The article also refers to a bizarre case in which a Winnipeg lawyer actually hired enforcers to beat people up. This criminal is behind bars - but the impression given is that lawyers are mobsters in good suits. From such bizarre incidents, the article breathlessly generalizes about the "amoral nature of legal practice." Lawyers also are described as "oversexed" and (gasp!) "interested in profit." In the same breath, one might cite Tonya Harding as evidence that the world of figure skating is dominated by thugs.

A lawyer's job is to defend his or her clients' legal interests, and the vast majority do a good job of it. Despite their busy schedules, many lawyers provide free legal services in their communities, churches and charitable organizations. Indeed, I know few lawyers who do not give freely of their time for good causes.

Lawyers and law are essential to society. Just last week, in this newspaper, Washington Post writer Anne Applebaum pointed out that Russia has become a desperate, dangerous place in large part because it lacks "a working legal system." Countries where lawyers do not operate freely, such as Zimbabwe, are countries in chaos. "The first thing we do, let's kill all the lawyers," declares the treacherous Dick the Butcher in Shakespeare's Henry VI. The comment often is cited as an indictment of lawyers. But taken in context, it shows that the surest path to tyranny is to eliminate the professionals whose job it is to protect and promote freedom and justice.

In my years as a lawyer, I have seen many things. These include a (very) few lawyers who intentionally lied about their billing, slept with a client or defrauded someone. Where discovered, those lawyers have been disbarred and, in some cases, sent to jail. That's how our system works: If a lawyer breaks the law or the professional code of conduct, he or she is punished just like everyone else.

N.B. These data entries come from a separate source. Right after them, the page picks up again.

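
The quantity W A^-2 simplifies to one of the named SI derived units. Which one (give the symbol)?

W = kg·m²·s⁻³.
Combining: W·A⁻² = (kg·m²·s⁻³) · A⁻² = kg·m²·s⁻³·A⁻².
kg·m²·s⁻³·A⁻² is the base-SI form of the ohm.

Ω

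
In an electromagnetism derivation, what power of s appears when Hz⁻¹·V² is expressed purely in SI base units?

Hz = s⁻¹.
So Hz⁻¹ = s.
V = kg·m²·s⁻³·A⁻¹.
So V² = kg²·m⁴·s⁻⁶·A⁻².
Combining: Hz⁻¹·V² = s · (kg²·m⁴·s⁻⁶·A⁻²) = kg²·m⁴·s⁻⁵·A⁻².
The exponent of s is -5.

-5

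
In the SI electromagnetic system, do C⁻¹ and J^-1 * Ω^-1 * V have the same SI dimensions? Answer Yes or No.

No

Left side:
  C = s·A.
  So C⁻¹ = s⁻¹·A⁻¹.
Right side:
  J = N·m (work = force × distance),
      = kg·m²·s⁻².
  So J⁻¹ = kg⁻¹·m⁻²·s².
  Ω = V/A (resistance = voltage per current),
      = kg·m²·s⁻³·A⁻².
  So Ω⁻¹ = kg⁻¹·m⁻²·s³·A².
  V = W/A (potential = power per current),
      = kg·m²·s⁻³·A⁻¹.
  Combining: J⁻¹·Ω⁻¹·V = (kg⁻¹·m⁻²·s²) · (kg⁻¹·m⁻²·s³·A²) · (kg·m²·s⁻³·A⁻¹) = kg⁻¹·m⁻²·s²·A.
Left is s⁻¹·A⁻¹; right is kg⁻¹·m⁻²·s²·A — different.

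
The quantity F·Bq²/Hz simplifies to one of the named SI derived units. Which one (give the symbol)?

S

F = kg⁻¹·m⁻²·s⁴·A².
Bq = s⁻¹.
So Bq² = s⁻².
Hz = s⁻¹.
So Hz⁻¹ = s.
Combining: F·Bq²·Hz⁻¹ = (kg⁻¹·m⁻²·s⁴·A²) · s⁻² · s = kg⁻¹·m⁻²·s³·A².
kg⁻¹·m⁻²·s³·A² is the base-SI form of the siemens.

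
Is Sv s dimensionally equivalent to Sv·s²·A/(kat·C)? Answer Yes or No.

No

Left side:
  Sv = m²·s⁻².
  Combining: Sv·s = (m²·s⁻²) · s = m²·s⁻¹.
Right side:
  kat = mol/s = s⁻¹·mol (catalytic activity).
  So kat⁻¹ = s·mol⁻¹.
  Sv = J/kg (equivalent dose = energy per mass),
      = m²·s⁻².
  C = A·s = s·A (charge = current × time).
  So C⁻¹ = s⁻¹·A⁻¹.
  Combining: kat⁻¹·Sv·s²·A·C⁻¹ = (s·mol⁻¹) · (m²·s⁻²) · s² · A · (s⁻¹·A⁻¹) = m²·mol⁻¹.
Left is m²·s⁻¹; right is m²·mol⁻¹ — different.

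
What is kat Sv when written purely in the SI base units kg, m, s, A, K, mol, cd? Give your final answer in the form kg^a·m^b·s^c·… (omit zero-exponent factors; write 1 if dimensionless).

kat = s⁻¹·mol.
Sv = m²·s⁻².
Combining: kat·Sv = (s⁻¹·mol) · (m²·s⁻²) = m²·s⁻³·mol.

m²·s⁻³·mol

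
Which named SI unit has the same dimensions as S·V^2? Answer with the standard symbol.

S = 1/Ω (conductance is reciprocal resistance),
    = kg⁻¹·m⁻²·s³·A².
V = W/A (potential = power per current),
    = kg·m²·s⁻³·A⁻¹.
So V² = kg²·m⁴·s⁻⁶·A⁻².
Combining: S·V² = (kg⁻¹·m⁻²·s³·A²) · (kg²·m⁴·s⁻⁶·A⁻²) = kg·m²·s⁻³.
kg·m²·s⁻³ is the base-SI form of the watt.

W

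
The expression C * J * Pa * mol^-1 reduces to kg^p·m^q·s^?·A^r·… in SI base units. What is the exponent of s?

-3

C = A·s = s·A (charge = current × time).
J = N·m (work = force × distance),
    = kg·m²·s⁻².
Pa = N/m² (pressure = force per area),
    = kg·m⁻¹·s⁻².
Combining: C·J·Pa·mol⁻¹ = (s·A) · (kg·m²·s⁻²) · (kg·m⁻¹·s⁻²) · mol⁻¹ = kg²·m·s⁻³·A·mol⁻¹.
The exponent of s is -3.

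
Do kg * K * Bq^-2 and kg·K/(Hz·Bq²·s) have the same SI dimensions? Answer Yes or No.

Left side:
  Bq = 1/s = s⁻¹ (activity is decays per second).
  So Bq⁻² = s².
  Combining: kg·K·Bq⁻² = kg · K · s² = kg·s²·K.
Right side:
  Hz = 1/s = s⁻¹ (frequency is cycles per second).
  So Hz⁻¹ = s.
  Bq = 1/s = s⁻¹ (activity is decays per second).
  So Bq⁻² = s².
  Combining: Hz⁻¹·Bq⁻²·kg·K·s⁻¹ = s · s² · kg · K · s⁻¹ = kg·s²·K.
Both reduce to kg·s²·K.

Yes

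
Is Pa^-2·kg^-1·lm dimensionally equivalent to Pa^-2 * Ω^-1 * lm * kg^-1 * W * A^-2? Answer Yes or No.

Yes

Left side:
  Pa = N/m² (pressure = force per area),
      = kg·m⁻¹·s⁻².
  So Pa⁻² = kg⁻²·m²·s⁴.
  lm = cd·sr = cd (luminous flux; sr is dimensionless).
  Combining: Pa⁻²·kg⁻¹·lm = (kg⁻²·m²·s⁴) · kg⁻¹ · cd = kg⁻³·m²·s⁴·cd.
Right side:
  Pa = N/m² (pressure = force per area),
      = kg·m⁻¹·s⁻².
  So Pa⁻² = kg⁻²·m²·s⁴.
  Ω = V/A (resistance = voltage per current),
      = kg·m²·s⁻³·A⁻².
  So Ω⁻¹ = kg⁻¹·m⁻²·s³·A².
  lm = cd·sr = cd (luminous flux; sr is dimensionless).
  W = J/s (power = energy per time),
      = kg·m²·s⁻³.
  Combining: Pa⁻²·Ω⁻¹·lm·kg⁻¹·W·A⁻² = (kg⁻²·m²·s⁴) · (kg⁻¹·m⁻²·s³·A²) · cd · kg⁻¹ · (kg·m²·s⁻³) · A⁻² = kg⁻³·m²·s⁴·cd.
Both reduce to kg⁻³·m²·s⁴·cd.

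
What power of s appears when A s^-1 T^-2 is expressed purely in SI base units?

3

T = Wb/m² (flux density = flux per area),
    = kg·s⁻²·A⁻¹.
So T⁻² = kg⁻²·s⁴·A².
Combining: A·s⁻¹·T⁻² = A · s⁻¹ · (kg⁻²·s⁴·A²) = kg⁻²·s³·A³.
The exponent of s is 3.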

The distorted, one-sided cover story in Maclean's this week is an insult to the country's legal profession. One can only hope it isn't a trend. Bankers, architects, engineers, dentists, accountants - who will be targeted by the next smear campaign? I suppose we should keep our eyes on the cover of coming issues of Maclean's to find out. - James Morton teaches Evidence at Osgoode Hall Law School and is President of the Ontario Bar Association. He is proud to be a lawyer.